HEART SEIZURE by Bill Fitzhugh - SIGNED FIRST EDITION BOOK
See all titles by Bill Fitzhugh.
Spence Tailor is a lawyer who actually cares about doing the right thing. Opting out of a lucrative career as a corporate shark, Spence chose instead to fight injustice on behalf of the poor and needy.Spence's dear old mom, Rose Tailor, has advanced dilated cardiomyopathy and the rarest blood type. Waiting patiently, Rose has worked her way to the top of the UNOS transplant list. She's first in line for the next available AB-negative heart. Meanwhile, the presidential election is three months away and the incumbent, President Webster, plans to run for a second term. All systems are go until his heart craps out while jogging for a photo op. President Webster needs a transplant if he's going to live through November 4th. But wouldn't you know it? He, too, is AB-negative. The odds of finding a heart are terrible. But lo and behold, a heart becomes available and Rose goes to the hospital to await the harvest. However, the White House chief of staff, unwilling to wait for nature to take its course, orders the FBI to swoop in, prompt the harvest, and steal Rose's heart in the name of democracy. When Spence learns someone is trying to steal what rightfully belongs to his mom, he goes into action. Along with his reluctant older brother, Spence steals the heart and goes on the run, inadvertently kidnapping a beautiful cardiac surgery resident along the way. The president's people -- the FBI and the Secret Service -- give chase hoping to get the heart back before its ischemic time expires.

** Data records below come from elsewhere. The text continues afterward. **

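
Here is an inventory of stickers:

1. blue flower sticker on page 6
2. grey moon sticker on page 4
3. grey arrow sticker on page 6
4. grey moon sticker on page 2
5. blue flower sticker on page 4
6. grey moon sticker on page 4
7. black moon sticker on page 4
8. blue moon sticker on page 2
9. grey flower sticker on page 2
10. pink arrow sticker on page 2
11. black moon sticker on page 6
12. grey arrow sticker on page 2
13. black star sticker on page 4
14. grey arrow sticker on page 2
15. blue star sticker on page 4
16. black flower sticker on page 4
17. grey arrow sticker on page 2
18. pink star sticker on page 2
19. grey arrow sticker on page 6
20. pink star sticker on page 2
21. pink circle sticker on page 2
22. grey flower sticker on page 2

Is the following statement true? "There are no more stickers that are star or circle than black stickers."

|stickers that are star or circle| = 5.
|black stickers| = 4.
The claim requires 5 ≤ 4, which does not hold.

False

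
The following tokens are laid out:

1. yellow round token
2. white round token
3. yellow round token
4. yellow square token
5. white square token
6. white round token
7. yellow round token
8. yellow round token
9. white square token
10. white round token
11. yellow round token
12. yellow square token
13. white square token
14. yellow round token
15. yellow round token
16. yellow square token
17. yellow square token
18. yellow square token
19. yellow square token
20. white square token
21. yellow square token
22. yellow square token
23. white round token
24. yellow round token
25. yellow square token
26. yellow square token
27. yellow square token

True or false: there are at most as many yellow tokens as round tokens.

False

|yellow tokens| = 19.
|round tokens| = 12.
The claim requires 19 ≤ 12, which does not hold.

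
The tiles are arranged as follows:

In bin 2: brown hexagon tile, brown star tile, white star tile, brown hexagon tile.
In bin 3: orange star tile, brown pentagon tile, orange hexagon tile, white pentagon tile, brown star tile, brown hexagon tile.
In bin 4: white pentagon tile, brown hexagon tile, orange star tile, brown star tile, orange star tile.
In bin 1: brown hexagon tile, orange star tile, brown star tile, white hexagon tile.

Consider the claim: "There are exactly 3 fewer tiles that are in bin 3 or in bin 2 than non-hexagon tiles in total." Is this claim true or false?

tiles in bin 3 or in bin 2: 10.
non-hexagon tiles: 12.
The claim requires 12 − 10 (= 2) to equal 3, which does not hold.

False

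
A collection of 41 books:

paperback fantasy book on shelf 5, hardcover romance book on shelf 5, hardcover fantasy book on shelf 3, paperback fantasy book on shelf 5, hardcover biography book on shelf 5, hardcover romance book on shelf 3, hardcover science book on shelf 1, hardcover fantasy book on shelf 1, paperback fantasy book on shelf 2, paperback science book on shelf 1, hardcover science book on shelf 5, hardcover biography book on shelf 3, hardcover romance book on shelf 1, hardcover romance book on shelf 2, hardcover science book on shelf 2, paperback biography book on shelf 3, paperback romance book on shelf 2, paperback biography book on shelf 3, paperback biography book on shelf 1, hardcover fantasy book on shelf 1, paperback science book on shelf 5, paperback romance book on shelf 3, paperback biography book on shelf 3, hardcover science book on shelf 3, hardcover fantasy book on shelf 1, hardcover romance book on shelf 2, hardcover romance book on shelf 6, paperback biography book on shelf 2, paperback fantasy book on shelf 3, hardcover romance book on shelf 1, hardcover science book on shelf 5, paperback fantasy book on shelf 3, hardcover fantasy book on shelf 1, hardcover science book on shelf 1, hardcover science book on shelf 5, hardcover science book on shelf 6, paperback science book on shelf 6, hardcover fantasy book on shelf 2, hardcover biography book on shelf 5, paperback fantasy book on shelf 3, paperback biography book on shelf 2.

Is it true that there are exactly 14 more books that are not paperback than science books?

False

There are 24 books that are not paperback.
There are 11 science books.
The claim requires 24 − 11 (= 13) to equal 14, which does not hold.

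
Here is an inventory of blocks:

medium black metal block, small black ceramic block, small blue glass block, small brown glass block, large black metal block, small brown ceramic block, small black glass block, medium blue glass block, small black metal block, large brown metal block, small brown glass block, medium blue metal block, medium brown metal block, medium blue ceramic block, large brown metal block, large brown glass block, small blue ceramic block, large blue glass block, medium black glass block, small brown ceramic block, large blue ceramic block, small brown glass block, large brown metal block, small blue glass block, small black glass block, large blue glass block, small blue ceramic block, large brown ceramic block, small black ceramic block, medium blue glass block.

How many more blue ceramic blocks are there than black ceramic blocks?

2

blue ceramic blocks: 4.
black ceramic blocks: 2.
4 − 2 = 2.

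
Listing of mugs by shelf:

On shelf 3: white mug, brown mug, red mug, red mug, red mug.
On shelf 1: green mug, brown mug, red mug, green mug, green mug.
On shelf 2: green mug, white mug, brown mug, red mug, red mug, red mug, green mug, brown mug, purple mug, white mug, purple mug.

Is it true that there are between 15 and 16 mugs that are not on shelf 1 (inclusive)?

There are 16 mugs that are not on shelf 1.
The claim requires 15 ≤ 16 ≤ 16, which holds.

True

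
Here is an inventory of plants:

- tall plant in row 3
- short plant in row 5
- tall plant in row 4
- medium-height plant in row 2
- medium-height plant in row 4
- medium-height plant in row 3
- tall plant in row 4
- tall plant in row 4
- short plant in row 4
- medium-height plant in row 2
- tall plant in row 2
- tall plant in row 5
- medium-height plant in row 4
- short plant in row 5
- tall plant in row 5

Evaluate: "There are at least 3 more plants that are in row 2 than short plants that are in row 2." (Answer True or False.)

|plants in row 2| = 3.
|short plants in row 2| = 0.
The claim requires 3 − 0 = 3 ≥ 3, which holds.

True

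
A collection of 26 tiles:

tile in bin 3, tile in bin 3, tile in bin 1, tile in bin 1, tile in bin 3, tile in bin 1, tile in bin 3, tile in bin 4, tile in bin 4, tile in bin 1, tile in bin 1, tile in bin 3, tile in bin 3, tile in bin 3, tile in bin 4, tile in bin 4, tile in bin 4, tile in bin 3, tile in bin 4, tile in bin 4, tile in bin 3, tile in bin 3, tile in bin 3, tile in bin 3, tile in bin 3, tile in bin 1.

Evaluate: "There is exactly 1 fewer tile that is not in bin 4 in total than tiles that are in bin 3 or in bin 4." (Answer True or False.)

True

tiles that are not in bin 4: 19.
tiles in bin 3 or in bin 4: 20.
The claim requires 20 − 19 (= 1) to equal 1, which holds.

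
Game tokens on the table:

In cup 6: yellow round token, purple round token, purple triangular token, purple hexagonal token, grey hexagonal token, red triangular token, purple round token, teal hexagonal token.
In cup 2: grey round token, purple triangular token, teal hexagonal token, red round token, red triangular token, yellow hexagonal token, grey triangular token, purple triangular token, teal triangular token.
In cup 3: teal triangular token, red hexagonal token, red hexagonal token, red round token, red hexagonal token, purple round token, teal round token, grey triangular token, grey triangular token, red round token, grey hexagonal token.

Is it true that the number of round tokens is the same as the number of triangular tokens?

round tokens: 9.
triangular tokens: 10.
The claim requires 9 = 10, which does not hold.

False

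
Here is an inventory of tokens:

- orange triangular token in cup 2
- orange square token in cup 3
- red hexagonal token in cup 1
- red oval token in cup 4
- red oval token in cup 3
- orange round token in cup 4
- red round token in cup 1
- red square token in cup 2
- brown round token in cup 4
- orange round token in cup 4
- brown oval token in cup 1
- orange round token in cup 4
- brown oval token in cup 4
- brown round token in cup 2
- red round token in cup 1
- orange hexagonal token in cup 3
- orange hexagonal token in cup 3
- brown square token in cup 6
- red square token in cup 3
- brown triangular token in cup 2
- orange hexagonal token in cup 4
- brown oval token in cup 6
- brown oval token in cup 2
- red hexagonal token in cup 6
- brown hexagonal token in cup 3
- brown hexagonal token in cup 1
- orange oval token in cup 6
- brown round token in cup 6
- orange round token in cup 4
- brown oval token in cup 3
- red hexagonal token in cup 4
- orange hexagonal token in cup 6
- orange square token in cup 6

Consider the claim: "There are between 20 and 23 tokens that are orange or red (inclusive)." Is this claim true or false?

|tokens that are orange or red| = 21.
The claim requires 20 ≤ 21 ≤ 23, which holds.

True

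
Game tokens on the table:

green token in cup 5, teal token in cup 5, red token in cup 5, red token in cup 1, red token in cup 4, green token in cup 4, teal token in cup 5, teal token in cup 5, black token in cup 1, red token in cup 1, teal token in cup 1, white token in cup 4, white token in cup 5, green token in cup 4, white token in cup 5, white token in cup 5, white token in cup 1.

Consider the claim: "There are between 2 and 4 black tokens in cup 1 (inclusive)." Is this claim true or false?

There is 1 black token in cup 1.
The claim requires 2 ≤ 1 ≤ 4, which does not hold.

False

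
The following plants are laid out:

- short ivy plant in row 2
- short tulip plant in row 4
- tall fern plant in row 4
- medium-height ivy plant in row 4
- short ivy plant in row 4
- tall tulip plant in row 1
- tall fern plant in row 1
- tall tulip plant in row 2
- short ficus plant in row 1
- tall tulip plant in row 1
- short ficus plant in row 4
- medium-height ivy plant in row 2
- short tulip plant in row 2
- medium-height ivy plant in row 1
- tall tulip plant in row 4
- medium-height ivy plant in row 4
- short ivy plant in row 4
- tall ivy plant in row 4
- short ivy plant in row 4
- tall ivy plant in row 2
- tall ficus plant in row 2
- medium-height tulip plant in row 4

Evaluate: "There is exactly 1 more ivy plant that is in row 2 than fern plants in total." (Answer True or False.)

True

ivy plants in row 2: 3.
fern plants: 2.
The claim requires 3 − 2 (= 1) to equal 1, which holds.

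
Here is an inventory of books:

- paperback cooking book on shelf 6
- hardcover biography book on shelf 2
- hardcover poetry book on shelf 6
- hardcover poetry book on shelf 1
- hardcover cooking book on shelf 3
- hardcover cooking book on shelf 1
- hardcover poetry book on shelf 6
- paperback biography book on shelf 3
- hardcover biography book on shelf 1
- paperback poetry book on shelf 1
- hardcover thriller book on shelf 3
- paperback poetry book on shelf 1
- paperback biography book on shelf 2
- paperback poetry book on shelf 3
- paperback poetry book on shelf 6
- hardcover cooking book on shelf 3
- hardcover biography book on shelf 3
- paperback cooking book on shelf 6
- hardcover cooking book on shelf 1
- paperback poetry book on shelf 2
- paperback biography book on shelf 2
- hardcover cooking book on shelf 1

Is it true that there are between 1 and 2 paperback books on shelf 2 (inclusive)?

paperback books on shelf 2: 3.
The claim requires 1 ≤ 3 ≤ 2, which does not hold.

False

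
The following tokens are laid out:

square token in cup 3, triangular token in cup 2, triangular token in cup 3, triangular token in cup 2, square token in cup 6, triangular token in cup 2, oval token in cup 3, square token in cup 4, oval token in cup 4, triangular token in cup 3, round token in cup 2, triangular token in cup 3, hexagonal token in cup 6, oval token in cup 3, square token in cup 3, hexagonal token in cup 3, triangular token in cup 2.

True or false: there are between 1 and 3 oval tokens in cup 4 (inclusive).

True

oval tokens in cup 4: 1.
The claim requires 1 ≤ 1 ≤ 3, which holds.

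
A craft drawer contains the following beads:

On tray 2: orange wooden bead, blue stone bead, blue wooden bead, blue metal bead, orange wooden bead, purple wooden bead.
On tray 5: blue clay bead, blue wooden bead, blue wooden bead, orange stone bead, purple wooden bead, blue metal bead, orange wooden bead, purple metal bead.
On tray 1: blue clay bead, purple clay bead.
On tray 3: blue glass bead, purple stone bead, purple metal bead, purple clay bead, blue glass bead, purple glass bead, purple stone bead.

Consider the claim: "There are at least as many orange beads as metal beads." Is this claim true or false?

There are 4 orange beads.
There are 4 metal beads.
The claim requires 4 ≥ 4, which holds.

True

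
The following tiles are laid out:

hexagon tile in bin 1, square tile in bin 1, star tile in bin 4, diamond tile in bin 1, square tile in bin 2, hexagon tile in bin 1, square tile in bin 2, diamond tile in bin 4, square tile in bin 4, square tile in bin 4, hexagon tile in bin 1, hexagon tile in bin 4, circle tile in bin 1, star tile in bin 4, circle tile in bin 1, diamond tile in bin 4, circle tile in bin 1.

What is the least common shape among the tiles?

Counts by shape: square 5, hexagon 4, circle 3, diamond 3, star 2.
The minimum is 2, held uniquely by star.

star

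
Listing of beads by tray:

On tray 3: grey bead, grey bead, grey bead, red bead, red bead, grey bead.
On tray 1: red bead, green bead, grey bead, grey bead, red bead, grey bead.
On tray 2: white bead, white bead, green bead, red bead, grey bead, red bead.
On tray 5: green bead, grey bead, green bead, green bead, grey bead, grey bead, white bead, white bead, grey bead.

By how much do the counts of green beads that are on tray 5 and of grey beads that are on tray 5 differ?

1

green beads on tray 5: 3. grey beads on tray 5: 4.
|3 − 4| = 4 − 3 = 1.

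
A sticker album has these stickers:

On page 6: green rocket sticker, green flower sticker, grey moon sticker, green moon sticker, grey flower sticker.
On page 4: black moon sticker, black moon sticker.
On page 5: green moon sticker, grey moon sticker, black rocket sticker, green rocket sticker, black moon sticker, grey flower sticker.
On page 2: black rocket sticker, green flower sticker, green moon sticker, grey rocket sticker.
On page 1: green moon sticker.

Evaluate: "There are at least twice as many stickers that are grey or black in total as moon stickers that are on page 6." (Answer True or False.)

There are 10 stickers that are grey or black.
There are 2 moon stickers on page 6.
The claim requires 10 ≥ 2 × 2 = 4, which holds.

True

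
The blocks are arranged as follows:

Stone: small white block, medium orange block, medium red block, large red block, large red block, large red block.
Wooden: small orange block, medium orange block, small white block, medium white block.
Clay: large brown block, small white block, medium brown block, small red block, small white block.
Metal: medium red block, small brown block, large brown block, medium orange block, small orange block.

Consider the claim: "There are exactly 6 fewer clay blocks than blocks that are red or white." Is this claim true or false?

True

clay blocks: 5.
blocks that are red or white: 11.
The claim requires 11 − 5 (= 6) to equal 6, which holds.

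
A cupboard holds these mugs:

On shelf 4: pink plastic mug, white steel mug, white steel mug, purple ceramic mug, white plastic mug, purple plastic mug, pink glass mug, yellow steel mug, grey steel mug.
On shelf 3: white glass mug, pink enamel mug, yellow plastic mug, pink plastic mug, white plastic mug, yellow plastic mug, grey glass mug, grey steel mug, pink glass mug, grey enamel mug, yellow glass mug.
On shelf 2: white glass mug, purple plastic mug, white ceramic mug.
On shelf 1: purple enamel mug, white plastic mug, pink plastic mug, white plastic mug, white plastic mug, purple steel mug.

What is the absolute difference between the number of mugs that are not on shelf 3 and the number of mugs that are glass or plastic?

0

mugs that are not on shelf 3: 18. mugs that are glass or plastic: 18.
|18 − 18| = 18 − 18 = 0.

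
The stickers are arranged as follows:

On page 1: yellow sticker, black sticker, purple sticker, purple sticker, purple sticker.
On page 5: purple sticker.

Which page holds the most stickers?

page 1

Counts by page: page 1→5, page 5→1.
The maximum is 5, held uniquely by page 1.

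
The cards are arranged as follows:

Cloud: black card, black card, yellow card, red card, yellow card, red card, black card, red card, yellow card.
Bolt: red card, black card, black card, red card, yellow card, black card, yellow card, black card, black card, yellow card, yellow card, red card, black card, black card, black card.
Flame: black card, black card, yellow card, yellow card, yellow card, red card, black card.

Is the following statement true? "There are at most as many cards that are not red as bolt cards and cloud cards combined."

True

cards that are not red: 24.
bolt cards: 15; cloud cards: 9; combined: 15 + 9 = 24.
The claim requires 24 ≤ 24, which holds.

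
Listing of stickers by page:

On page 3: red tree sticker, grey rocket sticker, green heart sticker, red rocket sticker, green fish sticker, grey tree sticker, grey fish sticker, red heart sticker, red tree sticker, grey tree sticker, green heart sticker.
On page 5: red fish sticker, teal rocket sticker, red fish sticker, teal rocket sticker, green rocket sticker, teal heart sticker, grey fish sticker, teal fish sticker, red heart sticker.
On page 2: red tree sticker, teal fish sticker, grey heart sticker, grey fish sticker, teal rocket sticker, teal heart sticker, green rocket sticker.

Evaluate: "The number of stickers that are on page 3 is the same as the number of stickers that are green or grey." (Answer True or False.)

False

|stickers on page 3| = 11.
|stickers that are green or grey| = 12.
The claim requires 11 = 12, which does not hold.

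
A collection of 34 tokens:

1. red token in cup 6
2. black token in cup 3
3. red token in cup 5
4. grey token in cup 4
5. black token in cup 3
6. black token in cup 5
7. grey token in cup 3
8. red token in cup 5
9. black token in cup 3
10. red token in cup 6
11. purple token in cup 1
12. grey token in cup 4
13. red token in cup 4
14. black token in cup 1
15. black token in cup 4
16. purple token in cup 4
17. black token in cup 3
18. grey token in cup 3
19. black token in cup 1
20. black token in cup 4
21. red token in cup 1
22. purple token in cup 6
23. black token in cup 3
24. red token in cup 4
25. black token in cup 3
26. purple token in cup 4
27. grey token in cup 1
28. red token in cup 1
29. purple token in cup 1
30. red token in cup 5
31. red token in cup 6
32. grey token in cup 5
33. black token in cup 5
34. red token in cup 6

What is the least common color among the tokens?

Counts by color: black 12, red 11, grey 6, purple 5.
The minimum is 5, held uniquely by purple.

purple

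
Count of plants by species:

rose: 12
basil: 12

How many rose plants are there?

12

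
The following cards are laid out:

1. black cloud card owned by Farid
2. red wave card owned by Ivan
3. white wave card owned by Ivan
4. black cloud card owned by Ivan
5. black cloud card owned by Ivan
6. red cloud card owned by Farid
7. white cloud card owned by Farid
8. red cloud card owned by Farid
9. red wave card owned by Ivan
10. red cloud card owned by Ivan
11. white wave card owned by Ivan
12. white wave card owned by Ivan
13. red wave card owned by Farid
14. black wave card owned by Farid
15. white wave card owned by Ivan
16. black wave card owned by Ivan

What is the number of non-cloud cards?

Total cards: 16; with the excluded value: 7; remaining 16 − 7 = 9.

9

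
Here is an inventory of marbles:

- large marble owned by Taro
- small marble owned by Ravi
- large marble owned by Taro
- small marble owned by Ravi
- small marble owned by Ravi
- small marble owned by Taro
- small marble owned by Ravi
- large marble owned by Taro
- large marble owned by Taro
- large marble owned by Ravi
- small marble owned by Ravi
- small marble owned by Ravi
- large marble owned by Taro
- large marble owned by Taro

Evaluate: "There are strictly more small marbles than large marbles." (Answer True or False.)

small marbles: 7.
large marbles: 7.
The claim requires 7 > 7, which does not hold.

False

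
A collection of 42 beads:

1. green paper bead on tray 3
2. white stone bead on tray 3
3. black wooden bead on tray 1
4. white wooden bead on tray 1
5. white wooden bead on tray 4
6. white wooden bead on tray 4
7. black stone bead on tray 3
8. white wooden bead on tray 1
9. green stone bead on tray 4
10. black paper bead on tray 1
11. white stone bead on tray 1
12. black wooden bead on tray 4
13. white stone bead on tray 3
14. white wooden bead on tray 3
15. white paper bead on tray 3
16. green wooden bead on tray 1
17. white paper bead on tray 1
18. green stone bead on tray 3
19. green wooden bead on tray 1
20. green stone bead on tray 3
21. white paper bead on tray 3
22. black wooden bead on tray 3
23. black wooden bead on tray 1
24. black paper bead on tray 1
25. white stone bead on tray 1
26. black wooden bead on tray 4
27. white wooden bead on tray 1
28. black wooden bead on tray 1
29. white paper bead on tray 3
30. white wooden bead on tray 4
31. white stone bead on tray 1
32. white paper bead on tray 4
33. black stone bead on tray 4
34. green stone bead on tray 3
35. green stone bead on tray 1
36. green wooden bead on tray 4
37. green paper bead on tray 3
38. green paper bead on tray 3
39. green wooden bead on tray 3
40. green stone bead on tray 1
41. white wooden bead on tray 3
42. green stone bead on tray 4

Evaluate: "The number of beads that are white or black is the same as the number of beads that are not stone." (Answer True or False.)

beads that are white or black: 28.
beads that are not stone: 28.
The claim requires 28 = 28, which holds.

True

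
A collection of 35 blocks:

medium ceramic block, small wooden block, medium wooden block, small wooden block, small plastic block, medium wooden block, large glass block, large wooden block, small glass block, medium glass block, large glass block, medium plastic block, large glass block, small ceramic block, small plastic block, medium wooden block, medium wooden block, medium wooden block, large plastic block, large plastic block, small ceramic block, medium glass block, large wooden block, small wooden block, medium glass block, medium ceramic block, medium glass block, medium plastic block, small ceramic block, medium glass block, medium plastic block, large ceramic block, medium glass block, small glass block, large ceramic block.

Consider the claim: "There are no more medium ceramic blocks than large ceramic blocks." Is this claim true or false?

There are 2 medium ceramic blocks.
There are 2 large ceramic blocks.
The claim requires 2 ≤ 2, which holds.

True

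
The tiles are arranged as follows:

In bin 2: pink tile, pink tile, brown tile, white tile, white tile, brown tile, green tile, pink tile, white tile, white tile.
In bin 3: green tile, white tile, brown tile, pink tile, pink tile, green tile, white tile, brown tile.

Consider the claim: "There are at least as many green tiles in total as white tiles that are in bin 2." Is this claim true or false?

There are 3 green tiles.
There are 4 white tiles in bin 2.
The claim requires 3 ≥ 4, which does not hold.

False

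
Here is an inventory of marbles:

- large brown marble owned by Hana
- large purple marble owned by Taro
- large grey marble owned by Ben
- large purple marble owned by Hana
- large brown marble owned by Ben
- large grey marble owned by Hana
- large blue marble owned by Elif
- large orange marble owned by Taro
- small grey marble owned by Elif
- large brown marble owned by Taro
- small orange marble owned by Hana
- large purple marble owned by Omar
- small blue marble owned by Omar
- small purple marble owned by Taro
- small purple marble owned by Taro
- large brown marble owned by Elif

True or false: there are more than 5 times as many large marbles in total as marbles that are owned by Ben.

|large marbles| = 11.
|marbles owned by Ben| = 2.
The claim requires 11 > 5 × 2 = 10, which holds.

True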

The president's political opponent is Senator Peggy Check who happens to sit on an obscure Senate Intelligence subcommittee. When she hears terrorists have stolen the heart intended for her political opponent, the senator sends the CIA to make sure the terrorists succeed at their objective -- whatever it might be.With his ingenious imagination and sharp, biting wit, one of America's brightest comic novelists takes us on a frenzied road trip featuring a broad satiric meditation on politics, democracy, the media, and the current state of the health care system. Ultimately Fitzhugh raises the question: What would you do if it was your mother?